He was 95.
Kirk Schneck, an attorney for Lee’s daughter, tells CNN the comic giant was taken by ambulance from his Los Angeles home on Monday morning to Cedar’s Sinai Medical Center, where he later died.
The cause of death is not yet known, according to Schneck.
In the early ’60s, Lee was asked to come up with a team of superheroes to compete against DC’s Justice League. With the notable help of artists such as Jack Kirby and Steve Ditko, he helped instigate a revolution, though Lee didn’t see it that way at the time.
“If my publisher hadn’t said ‘let’s do superhero stories,’ I’d probably still be doing ‘A Kid Called Outlaw,’ ‘The Two-Gun Kid’ or ‘Millie the Model’ or whatever I was doing at the time,” he told CNN in 2013.
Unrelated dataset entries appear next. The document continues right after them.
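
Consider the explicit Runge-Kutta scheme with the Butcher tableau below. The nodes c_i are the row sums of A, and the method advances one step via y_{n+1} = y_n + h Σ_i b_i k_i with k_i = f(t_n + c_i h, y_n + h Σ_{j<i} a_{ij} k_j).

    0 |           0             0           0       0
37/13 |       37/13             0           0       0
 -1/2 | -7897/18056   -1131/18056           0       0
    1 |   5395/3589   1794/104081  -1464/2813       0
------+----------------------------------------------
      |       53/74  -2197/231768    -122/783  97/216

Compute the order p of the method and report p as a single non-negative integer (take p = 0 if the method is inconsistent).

4

b = (53/74, -2197/231768, -122/783, 97/216)
c = (0, 37/13, -1/2, 1)
Ac = (0, 0, -87/488, 30/97)
Σ b_i: 53/74·1 + (-2197/231768)·1 + (-122/783)·1 + 97/216·1 = 1 ✓
b·c: (-2197/231768)·37/13 + (-122/783)·(-1/2) + 97/216·1 = 1/2 ✓
b·c²: (-2197/231768)·1369/169 + (-122/783)·1/4 + 97/216·1 = 1/3 ✓
b·Ac: (-122/783)·(-87/488) + 97/216·30/97 = 1/6 ✓
b·c³: (-2197/231768)·50653/2197 + (-122/783)·(-1/8) + 97/216·1 = 1/4 ✓
b·(c∘Ac): (-122/783)·87/976 + 97/216·30/97 = 1/8 ✓
b·Ac²: (-122/783)·(-3219/6344) + 97/216·12/1261 = 1/12 ✓
b·A²c: 97/216·9/97 = 1/24 ✓; 4 stages ⇒ order 4.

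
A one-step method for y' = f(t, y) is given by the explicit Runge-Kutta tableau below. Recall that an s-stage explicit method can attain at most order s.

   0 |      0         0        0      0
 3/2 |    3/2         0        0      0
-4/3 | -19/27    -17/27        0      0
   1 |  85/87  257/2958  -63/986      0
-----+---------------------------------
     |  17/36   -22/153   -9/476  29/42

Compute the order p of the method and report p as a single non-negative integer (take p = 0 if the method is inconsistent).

4

b = (17/36, -22/153, -9/476, 29/42)
c = (0, 3/2, -4/3, 1)
Ac = (0, 0, -17/18, 25/116)
Σ b_i: 17/36·1 + (-22/153)·1 + (-9/476)·1 + 29/42·1 = 1 ✓
b·c: (-22/153)·3/2 + (-9/476)·(-4/3) + 29/42·1 = 1/2 ✓
b·c²: (-22/153)·9/4 + (-9/476)·16/9 + 29/42·1 = 1/3 ✓
b·Ac: (-9/476)·(-17/18) + 29/42·25/116 = 1/6 ✓
b·c³: (-22/153)·27/8 + (-9/476)·(-64/27) + 29/42·1 = 1/4 ✓
b·(c∘Ac): (-9/476)·34/27 + 29/42·25/116 = 1/8 ✓
b·Ac²: (-9/476)·(-17/12) + 29/42·19/232 = 1/12 ✓
b·A²c: 29/42·7/116 = 1/24 ✓; 4 stages ⇒ order 4.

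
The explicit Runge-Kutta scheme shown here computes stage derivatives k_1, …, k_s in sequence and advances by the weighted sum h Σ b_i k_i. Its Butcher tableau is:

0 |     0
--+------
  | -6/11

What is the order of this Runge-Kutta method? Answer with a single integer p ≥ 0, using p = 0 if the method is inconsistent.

0

b = (-6/11)
c = (0)
Σ b_i: (-6/11)·1 = -6/11 ≠ 1 ⇒ order 0.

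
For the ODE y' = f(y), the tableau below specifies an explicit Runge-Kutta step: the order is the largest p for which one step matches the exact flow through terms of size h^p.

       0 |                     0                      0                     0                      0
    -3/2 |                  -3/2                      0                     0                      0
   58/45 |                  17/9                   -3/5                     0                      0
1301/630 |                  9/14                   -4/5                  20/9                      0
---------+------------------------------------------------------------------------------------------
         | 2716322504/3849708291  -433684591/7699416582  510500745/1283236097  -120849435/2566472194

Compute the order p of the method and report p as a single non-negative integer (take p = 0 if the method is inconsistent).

3

b = (2716322504/3849708291, -433684591/7699416582, 510500745/1283236097, -120849435/2566472194)
c = (0, -3/2, 58/45, 1301/630)
Ac = (0, 0, 9/10, 1646/405)
Σ b_i: 2716322504/3849708291·1 + (-433684591/7699416582)·1 + 510500745/1283236097·1 + (-120849435/2566472194)·1 = 1 ✓
b·c: (-433684591/7699416582)·(-3/2) + 510500745/1283236097·58/45 + (-120849435/2566472194)·1301/630 = 1/2 ✓
b·c²: (-433684591/7699416582)·9/4 + 510500745/1283236097·3364/2025 + (-120849435/2566472194)·1692601/396900 = 1/3 ✓
b·Ac: 510500745/1283236097·9/10 + (-120849435/2566472194)·1646/405 = 1/6 ✓
b·c³: (-433684591/7699416582)·(-27/8) + 510500745/1283236097·195112/91125 + (-120849435/2566472194)·2202073901/250047000 = 30423930093917/48506324466600 ≠ 1/4 ⇒ order 3.
b·(c∘Ac): 510500745/1283236097·29/25 + (-120849435/2566472194)·1070723/127575 = 4592312785/69294749238 ≠ 1/8
b·Ac²: 510500745/1283236097·(-27/20) + (-120849435/2566472194)·1379/729 = -86775554611/138589498476 ≠ 1/12
b·A²c: (-120849435/2566472194)·2 = -120849435/1283236097 ≠ 1/24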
First came the Fantastic Four, a superhero team probably most famous for the grumpy, rock-skinned Thing. Following that success Lee and Marvel introduced such characters as Spider-Man, the Hulk, Iron Man, Thor, the X-Men and Daredevil.
Lee made certain to appear in movies and cartoons based on the characters… his voice is in games that narrate their stories. His face has been in countless moments of pop culture. And his imprint will last considerably longer than the comic strips of his fortune and fame.
Stan Lee will be missed profoundly by a world that desperately needs all of the superheroes we can get.